Hardline Shi’ite cleric and Iranian conservative Ebrahim Raisi was sworn in as president of Iran Thursday, after being elected in June to replace the previous president, Hassan Rouhani.
Raisi took the oath of office at the Iranian parliament, beginning his four-year term as president.
"In the presence of the holy Koran and before the nation, I swear to the omnipotent God to safeguard the official religion of the country and the Islamic Republic as well as the country’s constitution," Raisi said in the televised ceremony.
At the swearing-in ceremony, Raisi vowed to bring an end to US sanctions on the Islamic republic, denouncing the sanctions as “illegal”.
"The Iranian people expect the new government to improve their livelihoods ... All illegal U.S. sanctions against the Iranian nation must be lifted," Raisi declared, according to Reuters.
With Iran facing a simmering economic crisis which as fueled widespread frustration with the government, Raisi pledged his administration would “work to improve the economy to resolve the nation's problems.”
In July, the Iranian Foreign Ministry announced that Tehran plans to renew talks with Europe for the restoration of the Joint Comprehensive Plan of Action (JCPOA), better known as the 2015 Iran nuclear deal, after Raisi takes office.
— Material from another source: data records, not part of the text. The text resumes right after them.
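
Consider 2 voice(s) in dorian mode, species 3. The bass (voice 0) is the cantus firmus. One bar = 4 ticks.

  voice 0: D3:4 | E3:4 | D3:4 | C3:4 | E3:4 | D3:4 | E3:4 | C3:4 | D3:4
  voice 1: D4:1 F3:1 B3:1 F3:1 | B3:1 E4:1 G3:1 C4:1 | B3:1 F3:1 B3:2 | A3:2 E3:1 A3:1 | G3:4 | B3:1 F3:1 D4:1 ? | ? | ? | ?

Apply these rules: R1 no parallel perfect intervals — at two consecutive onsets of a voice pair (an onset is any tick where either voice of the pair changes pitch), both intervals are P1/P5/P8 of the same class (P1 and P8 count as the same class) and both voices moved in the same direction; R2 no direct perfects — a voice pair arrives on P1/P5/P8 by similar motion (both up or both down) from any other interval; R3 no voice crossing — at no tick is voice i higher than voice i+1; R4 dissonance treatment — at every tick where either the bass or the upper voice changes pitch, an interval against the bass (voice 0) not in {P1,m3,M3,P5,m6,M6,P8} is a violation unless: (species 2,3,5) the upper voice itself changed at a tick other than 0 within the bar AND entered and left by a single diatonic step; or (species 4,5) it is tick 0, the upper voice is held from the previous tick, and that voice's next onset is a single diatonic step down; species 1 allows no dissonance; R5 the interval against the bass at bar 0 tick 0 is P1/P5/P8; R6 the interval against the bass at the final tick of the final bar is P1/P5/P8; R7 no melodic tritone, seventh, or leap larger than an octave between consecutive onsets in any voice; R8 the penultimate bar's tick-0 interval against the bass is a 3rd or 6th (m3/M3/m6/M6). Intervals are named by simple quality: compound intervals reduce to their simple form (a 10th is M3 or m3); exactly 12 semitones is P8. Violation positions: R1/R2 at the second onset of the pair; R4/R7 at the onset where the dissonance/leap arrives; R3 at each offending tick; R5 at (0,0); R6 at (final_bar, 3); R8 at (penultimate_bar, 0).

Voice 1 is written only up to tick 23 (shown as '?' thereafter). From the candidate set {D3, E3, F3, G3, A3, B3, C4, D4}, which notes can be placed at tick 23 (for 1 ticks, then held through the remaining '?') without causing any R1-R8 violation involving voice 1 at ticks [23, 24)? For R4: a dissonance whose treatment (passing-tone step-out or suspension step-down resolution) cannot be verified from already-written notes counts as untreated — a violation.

D3: legal
E3: violates R4,R7
F3: legal
G3: violates R4
A3: legal
B3: legal
C4: violates R4
D4: legal

{A3, B3, D3, D4, F3}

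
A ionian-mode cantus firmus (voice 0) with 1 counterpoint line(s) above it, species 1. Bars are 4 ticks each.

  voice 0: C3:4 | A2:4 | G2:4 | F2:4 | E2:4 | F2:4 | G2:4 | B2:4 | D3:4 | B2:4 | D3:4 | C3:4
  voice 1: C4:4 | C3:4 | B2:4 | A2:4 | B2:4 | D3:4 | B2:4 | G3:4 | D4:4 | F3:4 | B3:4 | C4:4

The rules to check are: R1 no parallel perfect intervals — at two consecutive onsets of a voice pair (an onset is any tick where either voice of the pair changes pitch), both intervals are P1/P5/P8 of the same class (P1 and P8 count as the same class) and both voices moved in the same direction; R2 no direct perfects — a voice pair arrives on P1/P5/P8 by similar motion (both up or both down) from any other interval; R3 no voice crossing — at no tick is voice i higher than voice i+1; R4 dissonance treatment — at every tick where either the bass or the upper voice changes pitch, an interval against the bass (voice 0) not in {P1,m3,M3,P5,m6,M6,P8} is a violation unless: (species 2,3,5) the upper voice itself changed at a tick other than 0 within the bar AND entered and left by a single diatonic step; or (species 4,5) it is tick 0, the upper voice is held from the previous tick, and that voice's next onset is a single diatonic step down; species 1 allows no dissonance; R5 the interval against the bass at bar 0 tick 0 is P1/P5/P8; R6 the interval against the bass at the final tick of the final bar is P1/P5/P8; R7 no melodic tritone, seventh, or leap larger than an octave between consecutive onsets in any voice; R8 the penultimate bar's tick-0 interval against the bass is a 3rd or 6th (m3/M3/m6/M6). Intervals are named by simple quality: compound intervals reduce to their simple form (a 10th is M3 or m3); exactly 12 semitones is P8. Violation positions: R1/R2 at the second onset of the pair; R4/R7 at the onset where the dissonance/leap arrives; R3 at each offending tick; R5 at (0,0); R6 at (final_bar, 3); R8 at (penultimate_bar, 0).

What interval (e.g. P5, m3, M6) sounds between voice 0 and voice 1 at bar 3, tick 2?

voice 0=F2 voice 1=A2 -> M3

M3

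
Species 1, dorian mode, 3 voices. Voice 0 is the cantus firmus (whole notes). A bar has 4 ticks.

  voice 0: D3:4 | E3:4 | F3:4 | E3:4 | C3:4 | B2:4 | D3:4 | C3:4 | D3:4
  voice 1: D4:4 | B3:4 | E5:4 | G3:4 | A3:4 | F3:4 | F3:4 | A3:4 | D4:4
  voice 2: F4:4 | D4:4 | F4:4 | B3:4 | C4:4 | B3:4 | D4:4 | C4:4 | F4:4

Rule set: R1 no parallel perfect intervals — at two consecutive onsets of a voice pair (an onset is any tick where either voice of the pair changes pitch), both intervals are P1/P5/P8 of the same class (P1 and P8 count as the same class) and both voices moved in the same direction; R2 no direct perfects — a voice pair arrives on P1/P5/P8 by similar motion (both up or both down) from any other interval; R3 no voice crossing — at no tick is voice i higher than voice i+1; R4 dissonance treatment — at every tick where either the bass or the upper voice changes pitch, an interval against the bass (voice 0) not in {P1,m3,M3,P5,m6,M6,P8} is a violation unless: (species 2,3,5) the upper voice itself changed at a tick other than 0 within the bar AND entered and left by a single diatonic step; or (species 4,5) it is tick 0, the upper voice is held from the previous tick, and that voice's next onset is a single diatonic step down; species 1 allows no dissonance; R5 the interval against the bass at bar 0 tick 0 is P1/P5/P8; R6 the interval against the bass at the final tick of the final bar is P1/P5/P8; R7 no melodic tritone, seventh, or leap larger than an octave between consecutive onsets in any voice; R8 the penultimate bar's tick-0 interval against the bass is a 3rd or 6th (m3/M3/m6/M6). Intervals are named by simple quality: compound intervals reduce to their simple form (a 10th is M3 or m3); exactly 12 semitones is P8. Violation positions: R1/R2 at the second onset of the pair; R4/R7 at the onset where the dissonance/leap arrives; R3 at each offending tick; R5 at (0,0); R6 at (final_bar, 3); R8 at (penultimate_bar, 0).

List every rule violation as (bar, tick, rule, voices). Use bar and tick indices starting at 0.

bar 0: v0=D3 v1=D4 v2=F4 downbeat m3
bar 1: v0=E3 v1=B3 v2=D4 downbeat m7
bar 2: v0=F3 v1=E5 v2=F4 downbeat P8
bar 3: v0=E3 v1=G3 v2=B3 downbeat P5
bar 4: v0=C3 v1=A3 v2=C4 downbeat P8
bar 5: v0=B2 v1=F3 v2=B3 downbeat P8
bar 6: v0=D3 v1=F3 v2=D4 downbeat P8
bar 7: v0=C3 v1=A3 v2=C4 downbeat P8
bar 8: v0=D3 v1=D4 v2=F4 downbeat m3
  -> R5 @ bar 0 tick 0 v(0, 2): opens on m3
  -> R4 @ bar 1 tick 0 v(0, 2): E3/D4 m7 untreated
  -> R2 @ bar 2 tick 0 v(0, 2): E3/D4 m7 -> F3/F4 P8 similar
  -> R3 @ bar 2 tick 0 v(1, 2): E5 above F4
  -> R4 @ bar 2 tick 0 v(0, 1): F3/E5 M7 untreated
  -> R7 @ bar 2 tick 0 v(1,): B3->E5 leap 17st
  -> R3 @ bar 2 tick 1 v(1, 2): E5 above F4
  -> R3 @ bar 2 tick 2 v(1, 2): E5 above F4
  -> R3 @ bar 2 tick 3 v(1, 2): E5 above F4
  -> R2 @ bar 3 tick 0 v(0, 2): F3/F4 P8 -> E3/B3 P5 similar
  -> R7 @ bar 3 tick 0 v(1,): E5->G3 leap 21st
  -> R7 @ bar 3 tick 0 v(2,): F4->B3 leap 6st
  -> R1 @ bar 5 tick 0 v(0, 2): C3/C4 P8 -> B2/B3 P8 similar
  -> R4 @ bar 5 tick 0 v(0, 1): B2/F3 TT untreated
  -> R1 @ bar 6 tick 0 v(0, 2): B2/B3 P8 -> D3/D4 P8 similar
  -> R1 @ bar 7 tick 0 v(0, 2): D3/D4 P8 -> C3/C4 P8 similar
  -> R8 @ bar 7 tick 0 v(0, 2): penult P8 not 3rd/6th
  -> R2 @ bar 8 tick 0 v(0, 1): C3/A3 M6 -> D3/D4 P8 similar
  -> R6 @ bar 8 tick 3 v(0, 2): closes on m3

(0, 0, R5, (0, 2))
(1, 0, R4, (0, 2))
(2, 0, R2, (0, 2))
(2, 0, R3, (1, 2))
(2, 0, R4, (0, 1))
(2, 0, R7, (1,))
(2, 1, R3, (1, 2))
(2, 2, R3, (1, 2))
(2, 3, R3, (1, 2))
(3, 0, R2, (0, 2))
(3, 0, R7, (1,))
(3, 0, R7, (2,))
(5, 0, R1, (0, 2))
(5, 0, R4, (0, 1))
(6, 0, R1, (0, 2))
(7, 0, R1, (0, 2))
(7, 0, R8, (0, 2))
(8, 0, R2, (0, 1))
(8, 3, R6, (0, 2))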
After his election in June, in which he received 62% of the vote, Raisi announced that he would not meet with President Joe Biden.
Raisi also defended his role in a series of mass executions in 1988 – executions which led some to call Raisi the “Butcher of Tehran”. Some 5,000 people were killed in the executions, which critics calling them a purging of political prisoners. Raisi was a member of a so-called “death panel” which sentenced prisoners to death during the mass executions.